Power and Responsibility in Public History

There are moments when there can be no objective divorce between the politics of the present and the study of the past. This is one such moment in the political present where the world we live in cannot be removed from the politics of the past, nor the graduate-level public history assignment.

For Canadians who woke up on November 9th, 2016 to a world they no longer comprehend, it is important, now more than ever, to understand the public historian’s role in civil society, consider our responsibilities by virtue of it, and work to assure the Canadian public does not succumb to demagogic narratives of isolationism, fear, and hate.

Our Role

Public history serves the public — a collection of peoples cohabiting spaces with memory and history. Public historians aspire to honest, context and evidence-based truth-telling.
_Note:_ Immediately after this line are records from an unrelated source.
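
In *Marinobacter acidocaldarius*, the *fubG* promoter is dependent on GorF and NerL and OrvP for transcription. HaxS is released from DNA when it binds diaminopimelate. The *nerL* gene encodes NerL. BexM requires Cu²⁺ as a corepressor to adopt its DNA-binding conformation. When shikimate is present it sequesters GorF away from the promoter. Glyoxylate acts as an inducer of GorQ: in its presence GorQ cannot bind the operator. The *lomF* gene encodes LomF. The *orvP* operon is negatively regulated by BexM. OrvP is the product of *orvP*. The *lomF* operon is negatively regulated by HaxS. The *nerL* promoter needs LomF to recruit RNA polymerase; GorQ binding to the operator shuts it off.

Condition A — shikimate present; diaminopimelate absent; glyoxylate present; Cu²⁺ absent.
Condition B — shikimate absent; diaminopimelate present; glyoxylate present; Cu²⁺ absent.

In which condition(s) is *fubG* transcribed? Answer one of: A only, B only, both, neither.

B only

Condition A:
Shikimate is present, so GorF is inactive.
Diaminopimelate is absent, so HaxS is active.
With repressor HaxS bound, *lomF* is not transcribed.
So LomF is not produced.
Glyoxylate is present, so GorQ is inactive.
Required activator LomF is absent, so *nerL* is not transcribed.
So NerL is not produced.
Cu²⁺ is absent, so BexM is inactive.
With no repressor bound, *orvP* is transcribed.
So OrvP is produced and active.
Required activator GorF is absent, so *fubG* is not transcribed.
→ *fubG* is OFF in A.
Condition B:
Shikimate is absent, so GorF is active.
Diaminopimelate is present, so HaxS is inactive.
With no repressor bound, *lomF* is transcribed.
So LomF is produced and active.
Glyoxylate is present, so GorQ is inactive.
No repressor is bound and LomF is active, so *nerL* is transcribed.
So NerL is produced and active.
Cu²⁺ is absent, so BexM is inactive.
With no repressor bound, *orvP* is transcribed.
So OrvP is produced and active.
No repressor is bound and GorF and NerL and OrvP are active, so *fubG* is transcribed.
→ *fubG* is ON in B.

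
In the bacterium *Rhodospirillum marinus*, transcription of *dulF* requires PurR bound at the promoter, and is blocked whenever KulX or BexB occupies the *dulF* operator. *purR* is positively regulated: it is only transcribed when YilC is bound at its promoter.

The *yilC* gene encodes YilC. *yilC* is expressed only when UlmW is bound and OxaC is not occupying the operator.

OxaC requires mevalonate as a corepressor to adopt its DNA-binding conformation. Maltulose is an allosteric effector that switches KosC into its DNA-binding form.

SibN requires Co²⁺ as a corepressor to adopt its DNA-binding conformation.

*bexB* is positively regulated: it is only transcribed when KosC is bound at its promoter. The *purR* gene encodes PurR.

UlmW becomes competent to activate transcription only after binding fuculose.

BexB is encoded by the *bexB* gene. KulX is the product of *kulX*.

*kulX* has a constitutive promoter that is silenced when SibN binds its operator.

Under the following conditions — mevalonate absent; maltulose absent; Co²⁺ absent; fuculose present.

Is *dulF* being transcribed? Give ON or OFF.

Co²⁺ is absent, so SibN is inactive.
With no repressor bound, *kulX* is transcribed.
So KulX is produced and active.
Maltulose is absent, so KosC is inactive.
Required activator KosC is absent, so *bexB* is not transcribed.
So BexB is not produced.
Mevalonate is absent, so OxaC is inactive.
Fuculose is present, so UlmW is active.
No repressor is bound and UlmW is active, so *yilC* is transcribed.
So YilC is produced and active.
No repressor is bound and YilC is active, so *purR* is transcribed.
So PurR is produced and active.
With repressor KulX bound, *dulF* is not transcribed.

OFF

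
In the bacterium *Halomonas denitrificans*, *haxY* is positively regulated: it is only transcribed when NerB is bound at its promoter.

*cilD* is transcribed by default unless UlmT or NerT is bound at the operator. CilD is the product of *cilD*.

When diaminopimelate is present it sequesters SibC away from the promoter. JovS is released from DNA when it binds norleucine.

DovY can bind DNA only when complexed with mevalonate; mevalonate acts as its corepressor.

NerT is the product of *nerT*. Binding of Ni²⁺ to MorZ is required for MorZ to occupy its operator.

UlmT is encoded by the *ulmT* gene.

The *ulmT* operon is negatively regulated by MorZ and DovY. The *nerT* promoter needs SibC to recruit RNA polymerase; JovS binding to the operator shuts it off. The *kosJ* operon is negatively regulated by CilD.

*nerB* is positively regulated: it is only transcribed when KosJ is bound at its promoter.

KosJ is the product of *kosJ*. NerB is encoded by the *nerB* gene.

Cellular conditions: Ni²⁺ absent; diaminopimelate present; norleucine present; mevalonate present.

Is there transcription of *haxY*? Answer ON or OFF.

OFF

Ni²⁺ is absent, so MorZ is inactive.
Mevalonate is present, so DovY is active.
With repressor DovY bound, *ulmT* is not transcribed.
So UlmT is not produced.
Diaminopimelate is present, so SibC is inactive.
Norleucine is present, so JovS is inactive.
Required activator SibC is absent, so *nerT* is not transcribed.
So NerT is not produced.
With no repressor bound, *cilD* is transcribed.
So CilD is produced and active.
With repressor CilD bound, *kosJ* is not transcribed.
So KosJ is not produced.
Required activator KosJ is absent, so *nerB* is not transcribed.
So NerB is not produced.
Required activator NerB is absent, so *haxY* is not transcribed.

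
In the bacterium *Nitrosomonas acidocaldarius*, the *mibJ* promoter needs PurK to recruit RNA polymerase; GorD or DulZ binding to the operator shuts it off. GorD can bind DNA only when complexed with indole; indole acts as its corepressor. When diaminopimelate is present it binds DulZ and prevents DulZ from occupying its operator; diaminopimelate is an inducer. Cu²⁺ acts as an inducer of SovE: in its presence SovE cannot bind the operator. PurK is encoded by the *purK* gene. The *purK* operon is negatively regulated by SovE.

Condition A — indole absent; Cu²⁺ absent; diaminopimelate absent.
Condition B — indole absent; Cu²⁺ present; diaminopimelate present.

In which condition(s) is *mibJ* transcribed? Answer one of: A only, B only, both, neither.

Condition A:
Indole is absent, so GorD is inactive.
Cu²⁺ is absent, so SovE is active.
With repressor SovE bound, *purK* is not transcribed.
So PurK is not produced.
Diaminopimelate is absent, so DulZ is active.
With repressor DulZ bound, *mibJ* is not transcribed.
→ *mibJ* is OFF in A.
Condition B:
Indole is absent, so GorD is inactive.
Cu²⁺ is present, so SovE is inactive.
With no repressor bound, *purK* is transcribed.
So PurK is produced and active.
Diaminopimelate is present, so DulZ is inactive.
No repressor is bound and PurK is active, so *mibJ* is transcribed.
→ *mibJ* is ON in B.

B only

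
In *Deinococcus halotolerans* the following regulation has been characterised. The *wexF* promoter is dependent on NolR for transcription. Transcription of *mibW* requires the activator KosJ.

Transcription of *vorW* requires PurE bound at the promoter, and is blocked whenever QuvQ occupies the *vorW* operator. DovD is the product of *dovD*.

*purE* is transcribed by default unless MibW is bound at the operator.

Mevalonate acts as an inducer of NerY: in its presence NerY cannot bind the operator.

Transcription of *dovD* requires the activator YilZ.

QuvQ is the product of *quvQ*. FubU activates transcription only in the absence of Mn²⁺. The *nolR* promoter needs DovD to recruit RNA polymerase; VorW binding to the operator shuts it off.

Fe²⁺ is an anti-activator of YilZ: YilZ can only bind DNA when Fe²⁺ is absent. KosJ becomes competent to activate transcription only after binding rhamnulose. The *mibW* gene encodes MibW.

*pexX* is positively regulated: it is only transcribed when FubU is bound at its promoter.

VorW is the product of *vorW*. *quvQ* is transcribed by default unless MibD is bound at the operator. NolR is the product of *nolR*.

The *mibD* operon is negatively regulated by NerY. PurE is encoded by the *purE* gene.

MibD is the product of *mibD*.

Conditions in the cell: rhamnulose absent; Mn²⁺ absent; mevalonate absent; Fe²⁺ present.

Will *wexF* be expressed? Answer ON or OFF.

OFF

Mevalonate is absent, so NerY is active.
With repressor NerY bound, *mibD* is not transcribed.
So MibD is not produced.
With no repressor bound, *quvQ* is transcribed.
So QuvQ is produced and active.
Rhamnulose is absent, so KosJ is inactive.
Required activator KosJ is absent, so *mibW* is not transcribed.
So MibW is not produced.
With no repressor bound, *purE* is transcribed.
So PurE is produced and active.
With repressor QuvQ bound, *vorW* is not transcribed.
So VorW is not produced.
Fe²⁺ is present, so YilZ is inactive.
Required activator YilZ is absent, so *dovD* is not transcribed.
So DovD is not produced.
Required activator DovD is absent, so *nolR* is not transcribed.
So NolR is not produced.
Required activator NolR is absent, so *wexF* is not transcribed.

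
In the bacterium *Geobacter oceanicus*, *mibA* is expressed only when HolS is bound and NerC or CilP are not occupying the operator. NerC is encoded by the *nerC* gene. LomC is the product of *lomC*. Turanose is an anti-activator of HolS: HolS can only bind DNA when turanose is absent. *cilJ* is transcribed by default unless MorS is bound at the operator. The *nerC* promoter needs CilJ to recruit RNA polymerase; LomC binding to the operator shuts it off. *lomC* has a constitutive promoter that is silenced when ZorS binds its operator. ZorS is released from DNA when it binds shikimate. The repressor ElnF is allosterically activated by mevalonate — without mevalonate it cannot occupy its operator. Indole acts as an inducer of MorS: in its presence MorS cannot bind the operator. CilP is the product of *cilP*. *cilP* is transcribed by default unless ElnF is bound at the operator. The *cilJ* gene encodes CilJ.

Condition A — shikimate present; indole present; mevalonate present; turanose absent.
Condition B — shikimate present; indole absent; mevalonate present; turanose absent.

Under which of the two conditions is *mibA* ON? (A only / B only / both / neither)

both

Condition A:
Shikimate is present, so ZorS is inactive.
With no repressor bound, *lomC* is transcribed.
So LomC is produced and active.
Indole is present, so MorS is inactive.
With no repressor bound, *cilJ* is transcribed.
So CilJ is produced and active.
With repressor LomC bound, *nerC* is not transcribed.
So NerC is not produced.
Mevalonate is present, so ElnF is active.
With repressor ElnF bound, *cilP* is not transcribed.
So CilP is not produced.
Turanose is absent, so HolS is active.
No repressor is bound and HolS is active, so *mibA* is transcribed.
→ *mibA* is ON in A.
Condition B:
Shikimate is present, so ZorS is inactive.
With no repressor bound, *lomC* is transcribed.
So LomC is produced and active.
Indole is absent, so MorS is active.
With repressor MorS bound, *cilJ* is not transcribed.
So CilJ is not produced.
With repressor LomC bound, *nerC* is not transcribed.
So NerC is not produced.
Mevalonate is present, so ElnF is active.
With repressor ElnF bound, *cilP* is not transcribed.
So CilP is not produced.
Turanose is absent, so HolS is active.
No repressor is bound and HolS is active, so *mibA* is transcribed.
→ *mibA* is ON in B.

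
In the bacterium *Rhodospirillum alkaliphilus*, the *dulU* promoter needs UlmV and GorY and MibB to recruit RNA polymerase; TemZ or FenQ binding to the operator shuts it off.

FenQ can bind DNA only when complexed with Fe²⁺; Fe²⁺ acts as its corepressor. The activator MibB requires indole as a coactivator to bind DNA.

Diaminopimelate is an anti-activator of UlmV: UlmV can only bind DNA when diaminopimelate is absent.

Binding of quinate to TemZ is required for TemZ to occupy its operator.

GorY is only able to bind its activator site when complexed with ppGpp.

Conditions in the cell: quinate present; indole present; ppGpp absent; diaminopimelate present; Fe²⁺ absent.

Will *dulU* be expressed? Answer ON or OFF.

Diaminopimelate is present, so UlmV is inactive.
Quinate is present, so TemZ is active.
ppGpp is absent, so GorY is inactive.
Fe²⁺ is absent, so FenQ is inactive.
Indole is present, so MibB is active.
With repressor TemZ bound, *dulU* is not transcribed.

OFF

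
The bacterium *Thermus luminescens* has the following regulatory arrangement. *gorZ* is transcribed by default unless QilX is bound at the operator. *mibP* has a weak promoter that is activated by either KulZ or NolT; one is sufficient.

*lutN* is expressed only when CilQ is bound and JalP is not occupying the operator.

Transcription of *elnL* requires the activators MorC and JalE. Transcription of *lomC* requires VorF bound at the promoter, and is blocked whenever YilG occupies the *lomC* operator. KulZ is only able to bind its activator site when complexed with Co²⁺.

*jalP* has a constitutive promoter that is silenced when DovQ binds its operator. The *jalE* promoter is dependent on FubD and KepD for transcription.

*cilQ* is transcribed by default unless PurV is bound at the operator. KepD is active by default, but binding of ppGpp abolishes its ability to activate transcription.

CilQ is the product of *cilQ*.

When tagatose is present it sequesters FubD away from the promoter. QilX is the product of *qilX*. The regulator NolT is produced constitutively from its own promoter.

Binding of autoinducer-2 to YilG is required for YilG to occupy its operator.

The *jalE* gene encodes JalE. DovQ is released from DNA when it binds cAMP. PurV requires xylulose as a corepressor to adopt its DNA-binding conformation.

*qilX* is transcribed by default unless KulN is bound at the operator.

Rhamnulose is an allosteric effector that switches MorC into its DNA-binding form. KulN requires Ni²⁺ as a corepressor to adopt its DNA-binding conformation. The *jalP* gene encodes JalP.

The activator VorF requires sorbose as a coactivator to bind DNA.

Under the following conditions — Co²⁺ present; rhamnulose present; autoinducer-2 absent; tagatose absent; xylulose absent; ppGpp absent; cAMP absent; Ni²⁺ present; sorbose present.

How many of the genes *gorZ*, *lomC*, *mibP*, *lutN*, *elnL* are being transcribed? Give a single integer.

5

Ni²⁺ is present, so KulN is active.
With repressor KulN bound, *qilX* is not transcribed.
So QilX is not produced.
With no repressor bound, *gorZ* is transcribed.
→ *gorZ* is ON.
Autoinducer-2 is absent, so YilG is inactive.
Sorbose is present, so VorF is active.
No repressor is bound and VorF is active, so *lomC* is transcribed.
→ *lomC* is ON.
Co²⁺ is present, so KulZ is active.
NolT is produced constitutively and is active.
Activator KulZ is present, so *mibP* is transcribed.
→ *mibP* is ON.
cAMP is absent, so DovQ is active.
With repressor DovQ bound, *jalP* is not transcribed.
So JalP is not produced.
Xylulose is absent, so PurV is inactive.
With no repressor bound, *cilQ* is transcribed.
So CilQ is produced and active.
No repressor is bound and CilQ is active, so *lutN* is transcribed.
→ *lutN* is ON.
Rhamnulose is present, so MorC is active.
Tagatose is absent, so FubD is active.
ppGpp is absent, so KepD is active.
No repressor is bound and FubD and KepD are active, so *jalE* is transcribed.
So JalE is produced and active.
No repressor is bound and MorC and JalE are active, so *elnL* is transcribed.
→ *elnL* is ON.
5 of the 5 genes are transcribed.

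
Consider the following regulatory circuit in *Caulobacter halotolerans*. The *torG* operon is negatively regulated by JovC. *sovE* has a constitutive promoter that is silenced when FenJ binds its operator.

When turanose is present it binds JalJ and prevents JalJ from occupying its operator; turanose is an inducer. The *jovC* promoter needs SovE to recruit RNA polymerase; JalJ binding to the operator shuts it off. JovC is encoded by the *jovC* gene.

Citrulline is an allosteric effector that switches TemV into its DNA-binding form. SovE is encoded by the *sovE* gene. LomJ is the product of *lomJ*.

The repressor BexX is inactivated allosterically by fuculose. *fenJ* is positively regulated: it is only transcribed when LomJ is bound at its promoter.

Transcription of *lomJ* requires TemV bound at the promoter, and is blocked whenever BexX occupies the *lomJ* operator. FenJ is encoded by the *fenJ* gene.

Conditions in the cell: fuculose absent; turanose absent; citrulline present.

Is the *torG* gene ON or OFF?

ON

Fuculose is absent, so BexX is active.
Citrulline is present, so TemV is active.
With repressor BexX bound, *lomJ* is not transcribed.
So LomJ is not produced.
Required activator LomJ is absent, so *fenJ* is not transcribed.
So FenJ is not produced.
With no repressor bound, *sovE* is transcribed.
So SovE is produced and active.
Turanose is absent, so JalJ is active.
With repressor JalJ bound, *jovC* is not transcribed.
So JovC is not produced.
With no repressor bound, *torG* is transcribed.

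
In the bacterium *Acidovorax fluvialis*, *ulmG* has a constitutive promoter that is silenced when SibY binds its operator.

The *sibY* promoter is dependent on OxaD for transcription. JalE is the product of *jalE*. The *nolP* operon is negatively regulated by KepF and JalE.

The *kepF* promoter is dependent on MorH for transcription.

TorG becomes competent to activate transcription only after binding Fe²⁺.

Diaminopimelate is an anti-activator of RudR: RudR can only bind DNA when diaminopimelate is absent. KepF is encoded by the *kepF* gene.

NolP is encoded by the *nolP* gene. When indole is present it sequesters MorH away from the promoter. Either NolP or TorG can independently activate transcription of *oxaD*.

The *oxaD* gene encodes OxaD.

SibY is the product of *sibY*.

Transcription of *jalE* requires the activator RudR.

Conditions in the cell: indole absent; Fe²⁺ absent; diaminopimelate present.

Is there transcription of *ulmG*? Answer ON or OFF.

Indole is absent, so MorH is active.
No repressor is bound and MorH is active, so *kepF* is transcribed.
So KepF is produced and active.
Diaminopimelate is present, so RudR is inactive.
Required activator RudR is absent, so *jalE* is not transcribed.
So JalE is not produced.
With repressor KepF bound, *nolP* is not transcribed.
So NolP is not produced.
Fe²⁺ is absent, so TorG is inactive.
No activator is available at the *oxaD* promoter, so *oxaD* is not transcribed.
So OxaD is not produced.
Required activator OxaD is absent, so *sibY* is not transcribed.
So SibY is not produced.
With no repressor bound, *ulmG* is transcribed.

ON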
This can be achieved by employing diligent historical analysis, championing multiple manifestations of remembering and using evidence-based storytelling to maintain accountability. Done right, public history can engender learning, healing, and individual and collective development. Done wrong, it can contribute to misinformation, suffering, and painful reminders of our shared colonial pasts.

Our Challenges

There are several stories in Canadian public history professionals need to thoughtfully consider before pursuing future projects. Historicization of public history shows the discipline has authored its own uncomfortable chapters in the ongoing colonial narrative. The field needs to adopt a generous and unflinching reflexivity to see it’s own power in shaping public discourses. Andersen puts it eloquently: “spaces of cultural representation— like museums and national historic sites—can be spaces of mutual recognition rather than mere manifestations of colonial power.” Here are some suggestions on how to do that.

What Not To Do

  • Do not confine identities in history, as it is in the Batoche National Historic Site in Batoche, Saskachewan. Chris Andersen points to telling “three-dimensional,” high “density” stories of that champion both the Metis’ peoples modern complexities and and historical celebrations as a way to move forward instead.
  • Do not work in insolation, as the infamous failure of an exhibit, Into the Heart of Africa at the Royal Ontario Museum, mistakenly did. The curators did not fully consider their audiences and the way they might receive the exhibit. Eva Mackey discourages the use of universal claims to truth, especially in such a “powerful agent in defining public culture.”
  • Do not sanitize violent histories, as former Prime Minister Stephen Harper inadvertently does in a speech during the 2009 G20 meeting in Pittsburg by saying “We have no history of colonialism”. We should not be exempt from remembering traumas 1 year, 1 decade, or 1 century after the highly orchestrated public apology for Canada’s role in residential schools. Healing from traumatic pasts requires remembering with as much deference to truth as possible.

What To Do

  • Share authority. As Andersen writes, public historians should strive for a “history in between.” Narratives should be situated in between structure and agency; local, regional and global; indigenous and white, commemorative, scholarly and community based remembering. Public historians can look to the c̓əsnaʔəm, the city before the city exhibit at the Museum of Vancouver as a step forward into shared authority and respectfully indigenized history. This in-betweeness also exists between times. Public historians need to recognize what Sharon Macdonald calls the multi-temporal nature of public remembering, that “wrong done in a time marked is recognized as such” but also exists in a present orientated to future. One of the greatest challenges is deciding what to choose
  • Recognize power and poverty. Museums and monuments hold significant social capital as institutions. Public historians need to recognize the privilege and responsibility that come with storytelling for publics, which inadvertently creates spaces of belonging and exclusion. 
  • Listen. Researches and practitioners in Canada need to adopt the Truth and Reconciliation Commission’s Calls To Action as much as it is feasible. Canadians need to read the TRC adopt it into schools, museums, books and popular culture. In the history of public history, certain narratives were told over the silences of others. To move forward towards reconciliation, we need to hear the quieted truths from quieted voices.